When Ms. Joseph asked them, “Is menstrual blood bad?,” most of them yelled “Yes!”

“No, it’s not,” Ms. Joseph said, before proceeding to explain the function of menstruation.


The girls at the Bangalore school said “Mythri” had taught them a great deal. “I didn’t know I had to change pads so often,” said Aishwarya, 13, who goes by one name. “We were so shy to talk about this before; now we are not.”

Lavanya, 14, added that she “often wondered why boys didn’t have periods. Or why we needed to suffer. Now I know.”
 

kiunchbb

www.dictionary.com
Wonderful article, amazing man.

I've accumulated no money but I accumulate a lot of happiness

Anyone with an MBA would immediately accumulate the maximum money. But I did not want to. Why?
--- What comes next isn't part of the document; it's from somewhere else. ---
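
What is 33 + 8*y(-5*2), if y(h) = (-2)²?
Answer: 65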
Because from childhood I know no human being died because of poverty - everything happens because of ignorance
 
He was once asked whether receiving the award from the Indian president was the happiest moment of his life. He said no - his proudest moment came after he installed a machine in a remote village in Uttarakhand, in the foothills of the Himalayas, where for many generations nobody had earned enough to allow children to go to school.

A year later, he received a call from a woman in the village to say that her daughter had started school. "Where Nehru failed," he says, "one machine succeeded."